Hey everybody. So I just came back from ISS Long Beach and I'm torn between either getting a baby lock enterprise or the amaya xts. I am completely new to embroidery and am looking for my first machine. Right now I only offer Direct to Garment and would like to stop outsourcing. From what I've read I can only find that Babylock is more for beginners or more accurately "idiot proof." I understand there is a huge learning curve with embroidery but I am ready for it. I am leaning more towards the babylock because of the camera and touch screen, but I also read the Amaya would be better for production. Could anyone give me some insight on either machine, or would I be safe with either one? Any help/advice would be greatly appreciated. 

Thanks


----------



## A1WHITES (Nov 19, 2011)

I have the baby lock both the 10 and 6 needle. I love them but with that said I must say I would do something else. I mean the 10 needle is a great machine but we have no been able to make it paid for it self. I wish I had when the DTG route.

Just my two cents


----------



## Migs1581 (Mar 14, 2012)

A1WHITES said:


> I have the baby lock both the 10 and 6 needle. I love them but with that said I must say I would do something else. I mean the 10 needle is a great machine but we have no been able to make it paid for it self. I wish I had when the DTG route.
> 
> Just my two cents


Thank you. I appreciate it. We are doing pretty good with DTG and I think/hope we will grow with Embroidery. I do like the features baby lock has over the melco with the camera and touch screen. Can I ask you how often do you find yourself using the camera? Also is it true that with the same needles you go through leather and other materials?


----------



## A1WHITES (Nov 19, 2011)

Yes I have used the camera a few times but not much. As far as leather goes I can not say because I never used it for that. It is a great machine I just don't get to use it much. If I can help in anyway just let me know


----------



## Migs1581 (Mar 14, 2012)

Thank you! I really appreciate it.


----------



## fastfixitman (Aug 11, 2012)

I have the babylock 10 needle, I use the camera but not very often although it is very handy when I need it. I have compared the babylock to the melco and I will say I like the babylock better. The stitching seems to look nicer to me.

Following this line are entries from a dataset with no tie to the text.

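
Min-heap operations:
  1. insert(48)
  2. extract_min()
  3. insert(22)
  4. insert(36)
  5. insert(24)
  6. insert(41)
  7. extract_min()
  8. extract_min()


insert(48) -> [48]
extract_min()->48, []
insert(22) -> [22]
insert(36) -> [22, 36]
insert(24) -> [22, 36, 24]
insert(41) -> [22, 36, 24, 41]
extract_min()->22, [24, 36, 41]
extract_min()->24, [36, 41]

Final heap: [36, 41]


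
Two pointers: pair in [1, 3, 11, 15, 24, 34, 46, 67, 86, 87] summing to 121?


lo=0(1)+hi=9(87)=88
lo=1(3)+hi=9(87)=90
lo=2(11)+hi=9(87)=98
lo=3(15)+hi=9(87)=102
lo=4(24)+hi=9(87)=111
lo=5(34)+hi=9(87)=121

Yes: 34+87=121


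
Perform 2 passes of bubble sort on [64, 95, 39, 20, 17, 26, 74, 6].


Initial: [64, 95, 39, 20, 17, 26, 74, 6]
Pass 1: [64, 39, 20, 17, 26, 74, 6, 95] (6 swaps)
Pass 2: [39, 20, 17, 26, 64, 6, 74, 95] (5 swaps)

After 2 passes: [39, 20, 17, 26, 64, 6, 74, 95]


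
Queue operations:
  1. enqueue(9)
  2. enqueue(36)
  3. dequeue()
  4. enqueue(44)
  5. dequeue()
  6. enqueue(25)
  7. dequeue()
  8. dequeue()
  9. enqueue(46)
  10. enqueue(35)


enqueue(9) -> [9]
enqueue(36) -> [9, 36]
dequeue()->9, [36]
enqueue(44) -> [36, 44]
dequeue()->36, [44]
enqueue(25) -> [44, 25]
dequeue()->44, [25]
dequeue()->25, []
enqueue(46) -> [46]
enqueue(35) -> [46, 35]

Final queue: [46, 35]


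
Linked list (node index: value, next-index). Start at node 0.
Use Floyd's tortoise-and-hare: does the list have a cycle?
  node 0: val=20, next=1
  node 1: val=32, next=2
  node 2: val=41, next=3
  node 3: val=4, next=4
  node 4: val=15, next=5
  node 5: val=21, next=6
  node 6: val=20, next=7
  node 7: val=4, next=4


Floyd's tortoise (slow, +1) and hare (fast, +2):
  init: slow=0, fast=0
  step 1: slow=1, fast=2
  step 2: slow=2, fast=4
  step 3: slow=3, fast=6
  step 4: slow=4, fast=4
  slow == fast at node 4: cycle detected

Cycle: yes


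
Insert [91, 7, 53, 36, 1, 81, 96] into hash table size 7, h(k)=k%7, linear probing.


Insert 91: h=0 -> slot 0
Insert 7: h=0, 1 probes -> slot 1
Insert 53: h=4 -> slot 4
Insert 36: h=1, 1 probes -> slot 2
Insert 1: h=1, 2 probes -> slot 3
Insert 81: h=4, 1 probes -> slot 5
Insert 96: h=5, 1 probes -> slot 6

Table: [91, 7, 36, 1, 53, 81, 96]


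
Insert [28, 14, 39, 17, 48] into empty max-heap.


Insert 28: [28]
Insert 14: [28, 14]
Insert 39: [39, 14, 28]
Insert 17: [39, 17, 28, 14]
Insert 48: [48, 39, 28, 14, 17]

Final heap: [48, 39, 28, 14, 17]


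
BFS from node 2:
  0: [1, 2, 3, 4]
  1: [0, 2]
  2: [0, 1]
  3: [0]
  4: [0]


Visit 2, enqueue [0, 1]
Visit 0, enqueue [3, 4]
Visit 1, enqueue []
Visit 3, enqueue []
Visit 4, enqueue []

BFS order: [2, 0, 1, 3, 4]


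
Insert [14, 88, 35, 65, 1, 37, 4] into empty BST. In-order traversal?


Insert 14: root
Insert 88: R from 14
Insert 35: R from 14 -> L from 88
Insert 65: R from 14 -> L from 88 -> R from 35
Insert 1: L from 14
Insert 37: R from 14 -> L from 88 -> R from 35 -> L from 65
Insert 4: L from 14 -> R from 1

In-order: [1, 4, 14, 35, 37, 65, 88]


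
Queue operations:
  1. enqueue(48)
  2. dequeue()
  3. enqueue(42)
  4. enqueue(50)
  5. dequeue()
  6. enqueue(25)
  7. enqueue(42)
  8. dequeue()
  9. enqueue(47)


enqueue(48) -> [48]
dequeue()->48, []
enqueue(42) -> [42]
enqueue(50) -> [42, 50]
dequeue()->42, [50]
enqueue(25) -> [50, 25]
enqueue(42) -> [50, 25, 42]
dequeue()->50, [25, 42]
enqueue(47) -> [25, 42, 47]

Final queue: [25, 42, 47]


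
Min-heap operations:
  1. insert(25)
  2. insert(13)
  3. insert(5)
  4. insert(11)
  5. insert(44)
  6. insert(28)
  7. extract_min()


insert(25) -> [25]
insert(13) -> [13, 25]
insert(5) -> [5, 25, 13]
insert(11) -> [5, 11, 13, 25]
insert(44) -> [5, 11, 13, 25, 44]
insert(28) -> [5, 11, 13, 25, 44, 28]
extract_min()->5, [11, 25, 13, 28, 44]

Final heap: [11, 25, 13, 28, 44]


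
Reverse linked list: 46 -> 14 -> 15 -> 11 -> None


Step 1: curr=46, set curr.next=prev(None) | reversed so far: 46
Step 2: curr=14, set curr.next=prev(46) | reversed so far: 14 -> 46
Step 3: curr=15, set curr.next=prev(14) | reversed so far: 15 -> 14 -> 46
Step 4: curr=11, set curr.next=prev(15) | reversed so far: 11 -> 15 -> 14 -> 46

11 -> 15 -> 14 -> 46 -> None


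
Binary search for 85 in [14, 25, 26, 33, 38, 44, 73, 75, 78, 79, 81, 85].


Step 1: lo=0, hi=11, mid=5, val=44
Step 2: lo=6, hi=11, mid=8, val=78
Step 3: lo=9, hi=11, mid=10, val=81
Step 4: lo=11, hi=11, mid=11, val=85

Found at index 11


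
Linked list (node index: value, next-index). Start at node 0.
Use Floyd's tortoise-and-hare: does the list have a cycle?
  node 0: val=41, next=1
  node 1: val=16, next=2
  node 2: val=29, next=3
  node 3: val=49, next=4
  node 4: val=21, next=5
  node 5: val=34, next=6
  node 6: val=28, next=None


Floyd's tortoise (slow, +1) and hare (fast, +2):
  init: slow=0, fast=0
  step 1: slow=1, fast=2
  step 2: slow=2, fast=4
  step 3: slow=3, fast=6
  step 4: fast -> None, no cycle

Cycle: no


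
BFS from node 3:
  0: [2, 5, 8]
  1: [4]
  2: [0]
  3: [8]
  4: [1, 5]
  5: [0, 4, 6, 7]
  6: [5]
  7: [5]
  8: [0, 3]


Visit 3, enqueue [8]
Visit 8, enqueue [0]
Visit 0, enqueue [2, 5]
Visit 2, enqueue []
Visit 5, enqueue [4, 6, 7]
Visit 4, enqueue [1]
Visit 6, enqueue []
Visit 7, enqueue []
Visit 1, enqueue []

BFS order: [3, 8, 0, 2, 5, 4, 6, 7, 1]


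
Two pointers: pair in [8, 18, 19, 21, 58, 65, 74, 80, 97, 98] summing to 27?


lo=0(8)+hi=9(98)=106
lo=0(8)+hi=8(97)=105
lo=0(8)+hi=7(80)=88
lo=0(8)+hi=6(74)=82
lo=0(8)+hi=5(65)=73
lo=0(8)+hi=4(58)=66
lo=0(8)+hi=3(21)=29
lo=0(8)+hi=2(19)=27

Yes: 8+19=27


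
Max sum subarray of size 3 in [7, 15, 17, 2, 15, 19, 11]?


[0:3]: 39
[1:4]: 34
[2:5]: 34
[3:6]: 36
[4:7]: 45

Max: 45 at [4:7]


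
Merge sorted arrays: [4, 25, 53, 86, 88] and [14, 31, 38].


Take 4 from A
Take 14 from B
Take 25 from A
Take 31 from B
Take 38 from B

Merged: [4, 14, 25, 31, 38, 53, 86, 88]


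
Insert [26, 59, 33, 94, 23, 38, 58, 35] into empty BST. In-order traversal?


Insert 26: root
Insert 59: R from 26
Insert 33: R from 26 -> L from 59
Insert 94: R from 26 -> R from 59
Insert 23: L from 26
Insert 38: R from 26 -> L from 59 -> R from 33
Insert 58: R from 26 -> L from 59 -> R from 33 -> R from 38
Insert 35: R from 26 -> L from 59 -> R from 33 -> L from 38

In-order: [23, 26, 33, 35, 38, 58, 59, 94]


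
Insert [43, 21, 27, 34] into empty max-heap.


Insert 43: [43]
Insert 21: [43, 21]
Insert 27: [43, 21, 27]
Insert 34: [43, 34, 27, 21]

Final heap: [43, 34, 27, 21]


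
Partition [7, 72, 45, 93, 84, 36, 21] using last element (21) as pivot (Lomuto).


Pivot: 21
  7 <= 21: advance i (no swap)
Place pivot at 1: [7, 21, 45, 93, 84, 36, 72]

Partitioned: [7, 21, 45, 93, 84, 36, 72]


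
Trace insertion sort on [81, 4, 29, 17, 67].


Initial: [81, 4, 29, 17, 67]
Insert 4: [4, 81, 29, 17, 67]
Insert 29: [4, 29, 81, 17, 67]
Insert 17: [4, 17, 29, 81, 67]
Insert 67: [4, 17, 29, 67, 81]

Sorted: [4, 17, 29, 67, 81]


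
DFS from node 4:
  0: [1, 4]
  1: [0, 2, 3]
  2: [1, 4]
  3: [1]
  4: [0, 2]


Visit 4, push [2, 0]
Visit 0, push [1]
Visit 1, push [3, 2]
Visit 2, push []
Visit 3, push []

DFS order: [4, 0, 1, 2, 3]


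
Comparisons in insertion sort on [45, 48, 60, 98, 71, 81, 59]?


Algorithm: insertion sort
Input: [45, 48, 60, 98, 71, 81, 59]
Sorted: [45, 48, 59, 60, 71, 81, 98]

12


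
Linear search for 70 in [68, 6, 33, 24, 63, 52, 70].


i=0: 68!=70
i=1: 6!=70
i=2: 33!=70
i=3: 24!=70
i=4: 63!=70
i=5: 52!=70
i=6: 70==70 found!

Found at 6, 7 comps


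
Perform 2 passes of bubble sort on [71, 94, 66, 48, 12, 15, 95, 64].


Initial: [71, 94, 66, 48, 12, 15, 95, 64]
Pass 1: [71, 66, 48, 12, 15, 94, 64, 95] (5 swaps)
Pass 2: [66, 48, 12, 15, 71, 64, 94, 95] (5 swaps)

After 2 passes: [66, 48, 12, 15, 71, 64, 94, 95]


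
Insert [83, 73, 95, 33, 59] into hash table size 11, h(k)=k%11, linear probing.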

I also have looked at the melco software and I use Master works 3, I like master works better.


----------



## Don2276 (Oct 4, 2010)

Hi, I have a Melco Amaya machine which was before the XTS versions. It was my first machine also the learning curve was not too bad as i took their class. They are nice for production as you get busy you can add additional heads as needed, network them together, and run 1 job on all machines or run different jobs on every machine. Good Luck with your search


----------



## Migs1581 (Mar 14, 2012)

Thank you everybody. I really appreciate all the advice.


----------



## Pawprint (Sep 17, 2013)

First question to ask is which machine has a good service tech the closest to you


----------



## tfalk (Apr 3, 2008)

Properly adjusted, both machines should produce the same stitch quality. Beyond that, it's ease of use and ease of service. We're considering selling/trading one of our Brother PR600's and going to the 10 needle mainly for the camera - we've been doing a bunch of split front designs and being able to place the design more accurately could really save us a lot of time. We also need a wider sewing field than the PR600 and the 10 needle 8x14 inch frame would solve both issues.


----------